ArrayList's custom Contains method

here's some code that might demonstrate how it works out:

import java.util.ArrayList;

class A {
  private Long id; 
  private String name; 

  A(Long id){
      this.id = id;
  }

    @Override
  public boolean equals(Object v) {
        boolean retVal = false;

        if (v instanceof A){
            A ptr = (A) v;
            retVal = ptr.id.longValue() == this.id;
        }

     return retVal;
  }

    @Override
    public int hashCode() {
        int hash = 7;
        hash = 17 * hash + (this.id != null ? this.id.hashCode() : 0);
        return hash;
    }
}

public class ArrayList_recap {
    public static void main(String[] args) {
        ArrayList<A> list = new ArrayList<A>(); 

        list.add(new A(0L));
        list.add(new A(1L));

        if (list.contains(new A(0L)))
        {
            System.out.println("Equal");
        }
        else
        {
            System.out.println("Nah.");
        }    
    }

}

First, there is an override of the equals(Object o) method. Then there is the override of the hashCode() as well. Also note that the instanceof A check in the equals will ensure that you're not trying to compare different objects.
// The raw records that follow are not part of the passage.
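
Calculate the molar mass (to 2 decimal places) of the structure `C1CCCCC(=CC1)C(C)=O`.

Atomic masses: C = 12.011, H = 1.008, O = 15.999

152.24

Molecular formula: C10H16O.
M = 10×12.011 + 16×1.008 + 1×15.999 = 152.24 g/mol.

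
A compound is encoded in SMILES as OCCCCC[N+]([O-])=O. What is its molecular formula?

Heavy atoms from the SMILES: 5 C, 1 N, 3 O.
Implicit hydrogens by atom environment:
  5 × C: 2 H each → 10
  1 × N (charge +1): no H
  1 × O: 1 H
  1 × O: no H
  1 × O (charge -1): no H
  Total hydrogens = 11.
Molecular formula: C5H11NO3

C5H11NO3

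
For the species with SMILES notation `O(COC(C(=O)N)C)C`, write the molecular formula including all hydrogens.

Heavy atoms from the SMILES: 5 C, 1 N, 3 O.
Implicit hydrogens by atom environment:
  3 × O: no H
  2 × C: 3 H each → 6
  1 × C: 2 H
  1 × C: 1 H
  1 × C: no H
  1 × N: 2 H
  Total hydrogens = 11.
Molecular formula: C5H11NO3

C5H11NO3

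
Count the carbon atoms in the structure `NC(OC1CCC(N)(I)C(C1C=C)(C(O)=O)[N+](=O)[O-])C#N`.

The symbol for carbon appears 11 times in the SMILES.

11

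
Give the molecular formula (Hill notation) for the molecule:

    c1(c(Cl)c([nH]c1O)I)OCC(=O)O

C6H5ClINO4

Heavy atoms from the SMILES: 6 C, 1 Cl, 1 I, 1 N, 4 O.
Implicit hydrogens by atom environment:
  4 × C (aromatic): no H
  2 × O: 1 H each → 2
  2 × O: no H
  1 × C: 2 H
  1 × C: no H
  1 × Cl: no H
  1 × I: no H
  1 × N (aromatic): 1 H
  Total hydrogens = 5.
Molecular formula: C6H5ClINO4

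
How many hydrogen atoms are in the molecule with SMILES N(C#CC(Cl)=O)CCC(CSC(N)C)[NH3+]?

Hydrogens are implicit in SMILES; fill each atom to its normal valence:
  3 × C: 2 H each → 6
  3 × C: no H
  2 × C: 1 H each → 2
  1 × C: 3 H
  1 × Cl: no H
  1 × N (charge +1): 3 H
  1 × N: 2 H
  1 × N: 1 H
  1 × O: no H
  1 × S: no H
  Total hydrogens = 17.

17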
That should do the trick! Hope it helped! Cheers :)


What I am doing wrong?

You are not overriding. You are overloading.

The contains method calls the equals method with signature equals(Object), so this (new) method that you've added won't be called.

The other problem is that your equals method has the wrong semantics for contains. The contains method needs to compare this against an object that could be a member of the list. Your list does not contain Long objects. It contains objects of type A.

Now you might get away with this ... if you use raw list types ... but what you are trying to do is a violation of the API contract, and bad practice. A better solution is to iterate and test the elements of the list explicitly.


And should I override a hashcode() method too?

If you override equals(Object) then you should also override hashcode().

It won't make any difference here, but it is essential if you ever put your A objects into hashed data structures. And since you don't know what the next guy is going to do with your code, it is good practice to make sure that equals(Object) and hashCode() have compatible semantics.